Vista la debacle del comunismo de Estado y la podredumbre económica, ecológica y social que dejó, los neoantifranquistas deberían pensárselo dos veces, o tres. Ellos, perdón por la inmodestia, creo que tienen menos derecho al error que tuvimos quienes en una u otra forma nos enfrentábamos a la dictadura del general. Pero ahora no. Ahora se sabe cómo era el Gulag, cómo se secó el mar de Aral, cuántos millones mató Pol Pot o se sacrificaron en las hambrunas de Ucrania, cuánto torturó y asesinó la KGB, o la Securitate rumana, o la Stasi en Alemania Oriental, cómo era la pasmosa vergüenza del muro berlinés, etc., etc, y sobre todo, cómo terminó toda aquella larga y bestial tragicomedia. Ahora no hay tanto perdón para la juventud podemita que pretende revivir, justo por no haberlo vivido, un oscuro e hipócrita mundo de sonrisas en los carteles y terror en los corazones.

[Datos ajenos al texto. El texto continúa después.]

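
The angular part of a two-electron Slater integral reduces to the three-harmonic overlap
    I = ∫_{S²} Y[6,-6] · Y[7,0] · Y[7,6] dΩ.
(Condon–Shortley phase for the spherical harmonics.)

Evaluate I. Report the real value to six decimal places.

-0.087336

m-sum 0 ✓  L=20 even ✓  1≤7≤13 ✓
Π(2lᵢ+1) = 13×15×15 = 2925
triangle coeff Δ(6,7,7) = 1/2444321880
Σ_t [0,6]: t=0:+1/2612736000 t=1:−1/20736000 t=2:+1/1658880 t=3:−1/746496 t=4:+1/1658880 t=5:−1/20736000 t=6:+1/2612736000 = -1/4354560
(3j)²=1000/138567 [(6 7 7; 0 0 0)], sign=+1
Σ_t [6,6]: t=6:+1/2612736000 = 1/2612736000
(3j)²=22/4845 [(6 7 7; -6 0 6)], sign=-1
⇒ 4πI² = 10000/104329
I = (-1)√(10000/104329/(4π)) = -0.08733585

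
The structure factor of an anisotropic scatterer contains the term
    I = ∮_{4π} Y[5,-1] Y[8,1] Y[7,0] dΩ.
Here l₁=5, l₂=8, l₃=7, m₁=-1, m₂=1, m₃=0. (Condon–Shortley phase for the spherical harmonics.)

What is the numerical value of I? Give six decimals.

Checks pass: Σm=0; 20 even; l₃=7∈[3,13].
(2·5+1)(2·8+1)(2·7+1) = 2805
Δ: 6! 4! 10! / 21! → 1/814773960
sum: t=1:−1/87091200 t=2:+1/4976640 t=3:−1/2073600 t=4:+1/4976640 t=5:−1/87091200 = -1/9676800
3j²(5 8 7; 0 0 0) = Δ·Π!·Σ² = 360/46189  (sign +1)
sum: t=2:+1/34836480 t=3:−1/3732480 t=4:+1/2764800 t=5:−1/12441600 t=6:+1/522547200 = 23/522547200
3j²(5 8 7; -1 1 0) = Δ·Π!·Σ² = 529/277134  (sign -1)
combine: 4πI² = 2805·360/46189·529/277134 = 476100/11408683
take √, sign -1: I = -0.05762705

-0.057627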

He escrito y escribiré varias veces sobre esto porque es una falacia siniestra que me preocupa. Por mucho que se abomine de la dictadura franquista, que lo fue. Pero su alternativa era el Gulag. Nada de la democracia y la libertad. Eso era otra cosa muy distinta, y aunque hoy se repitan en placas conmemorativas de los represaliados, por esos dos valores apenas luchaba nadie.